Zsadist
Tras las últimas palabras del Sympath, Zsadist se giró un instante hacia su gemelo, como preguntándole qué hacer con la mirada. Se le notaba en la cara el peso de algo que no quería compartir, no allí, no en voz alta. Finalmente, bufó, sacó un pitillo de un paquete arrugado en su bolsillo y lo encendió con un chasquido metálico del mechero. Dio una calada larga, expulsando el humo hacia arriba, y volvió a clavar los ojos en Rehvenge.
"La confianza no se regala, Rehv. Tú lo sabes y yo también. Así que si quiero algo de ti, tengo que poner algo sobre la mesa." Zsadist dio una calada al pitillo, dejó que el humo se escapara lento entre los colmillos y solo entonces continuó: "Llevo tiempo soñando con Catronia. Y no son simples pesadillas: me tiene encadenado, me habla como si aún siguiera bajo su yugo. Ayer mismo… la vela negra se derritió sobre mi piel, y me desperté con estas marcas."

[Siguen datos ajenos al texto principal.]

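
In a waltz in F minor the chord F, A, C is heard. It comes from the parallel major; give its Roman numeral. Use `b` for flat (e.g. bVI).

The root F is the diatonic 1st degree of F minor; the borrowing shows in the chord quality. F–A–C is a major chord — the form found in F major, not the diatonic i (Fm). Borrowed into F minor it is written I.

I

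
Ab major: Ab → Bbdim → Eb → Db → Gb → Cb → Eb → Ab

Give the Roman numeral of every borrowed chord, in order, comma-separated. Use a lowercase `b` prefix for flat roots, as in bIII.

ii°, bVII, bIII

In Ab major the diatonic chords are Ab, Bbm, Cm, Db, Eb, Fm, Gdim. Ab, Eb and Db are all diatonic. Bbdim (Bb–Db–Fb) doesn't fit — on degree 2 Ab major would have Bbm (ii). Bbdim is the degree-2 chord of Ab minor, so it is the borrowed ii°. But Gb (Gb–Bb–Db) is foreign: the diatonic vii° on degree 7 is Gdim, whereas Gb comes from Ab minor. It is labeled bVII. Cb (Cb–Eb–Gb) is not: scale degree 3 in Ab major carries Cm (iii). In Ab minor the chord on that degree is Cb, so here it functions as bIII, borrowed from the parallel minor.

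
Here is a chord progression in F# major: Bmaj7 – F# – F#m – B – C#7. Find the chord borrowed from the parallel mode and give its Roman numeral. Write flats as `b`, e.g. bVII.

In F# major the diatonic chords are F#, G#m, A#m, B, C#, D#m, E#dim. Of the given chords, Bmaj7, F#, B and C#7 are diatonic. F#m (F#–A–C#) doesn't fit — on degree 1 F# major would have F# (I). F#m is the degree-1 chord of F# minor, so it is the borrowed i.

i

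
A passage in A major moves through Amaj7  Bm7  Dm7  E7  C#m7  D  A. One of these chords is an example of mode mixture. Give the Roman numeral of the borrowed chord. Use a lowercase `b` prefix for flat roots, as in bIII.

In A major the diatonic chords are A, Bm, C#m, D, E, F#m, G#dim. Amaj7, Bm7, E7, C#m7, D and A are all diatonic. Dm7 (D–F–A–C) doesn't fit — on degree 4 A major would have D (IV). Dm7 is the degree-4 chord of A minor, so it is the borrowed iv7.

iv7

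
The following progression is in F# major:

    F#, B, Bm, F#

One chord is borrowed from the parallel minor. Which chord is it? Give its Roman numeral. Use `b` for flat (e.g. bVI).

F# major has the diatonic set F#, G#m, A#m, B, C#, D#m, E#dim. Of the given chords, F# and B are diatonic. Bm (B–D–F#) doesn't fit — on degree 4 F# major would have B (IV). Bm is the degree-4 chord of F# minor, so it is the borrowed iv.

iv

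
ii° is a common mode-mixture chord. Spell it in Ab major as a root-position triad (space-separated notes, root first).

Bb Db Fb

ii° is built on scale degree 2, which is Bb in both Ab major and its parallel. Building the diminished chord from the parallel minor on Bb: Bb–Db–Fb.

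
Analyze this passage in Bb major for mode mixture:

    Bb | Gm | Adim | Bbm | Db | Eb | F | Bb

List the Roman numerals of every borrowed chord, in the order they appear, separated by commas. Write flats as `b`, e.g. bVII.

The diatonic triads in Bb major are Bb, Cm, Dm, Eb, F, Gm, Adim. Bb, Gm, Adim, Eb and F are all diatonic. Bbm (Bb–Db–F) doesn't fit — on degree 1 Bb major would have Bb (I). Bbm is the degree-1 chord of Bb minor, so it is the borrowed i. But Db (Db–F–Ab) is foreign: the diatonic iii on degree 3 is Dm, whereas Db comes from Bb minor. It is labeled bIII.

i, bIII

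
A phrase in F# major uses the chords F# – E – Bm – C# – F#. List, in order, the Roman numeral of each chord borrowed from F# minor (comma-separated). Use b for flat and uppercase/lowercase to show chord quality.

The diatonic triads in F# major are F#, G#m, A#m, B, C#, D#m, E#dim. Of the given chords, F# and C# are diatonic. E (E–G#–B) doesn't fit — on degree 7 F# major would have E#dim (vii°). E is the degree-7 chord of F# minor, so it is the borrowed bVII. But Bm (B–D–F#) is foreign: the diatonic IV on degree 4 is B, whereas Bm comes from F# minor. It is labeled iv.

bVII, iv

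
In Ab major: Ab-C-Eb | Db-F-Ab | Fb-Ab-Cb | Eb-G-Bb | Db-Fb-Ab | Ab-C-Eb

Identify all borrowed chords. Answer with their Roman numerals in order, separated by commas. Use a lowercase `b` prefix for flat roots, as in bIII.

The diatonic triads in Ab major are Ab, Bbm, Cm, Db, Eb, Fm, Gdim. Ab–C–Eb = Ab, Db–F–Ab = Db and Eb–G–Bb = Eb are all diatonic. Fb–Ab–Cb is not: scale degree 6 in Ab major carries Fm (vi). In Ab minor the chord on that degree is Fb, so here it functions as bVI, borrowed from the parallel minor. But Db–Fb–Ab is foreign: the diatonic IV on degree 4 is Db, whereas Dbm comes from Ab minor. It is labeled iv.

bVI, iv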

Se arremangó la camiseta lo justo, dejando entrever la quemadura en el pecho, antes de cubrirse de nuevo.
"Esto no es sugestión, ni un recuerdo mal digerido. Es ella intentando colarse de nuevo en mi cabeza. No sé cómo, no sé por qué ahora, pero es real. Y si Xereth está jugando en esta ciudad con necromancia y manipulación mental, no voy a fingir que no me huele a la misma mierda."
Apretó la mandíbula y, tras otra calada, concluyó con su voz áspera:
"Así que dime, Rehv: ¿dónde coño empiezo a buscar esa cripta?"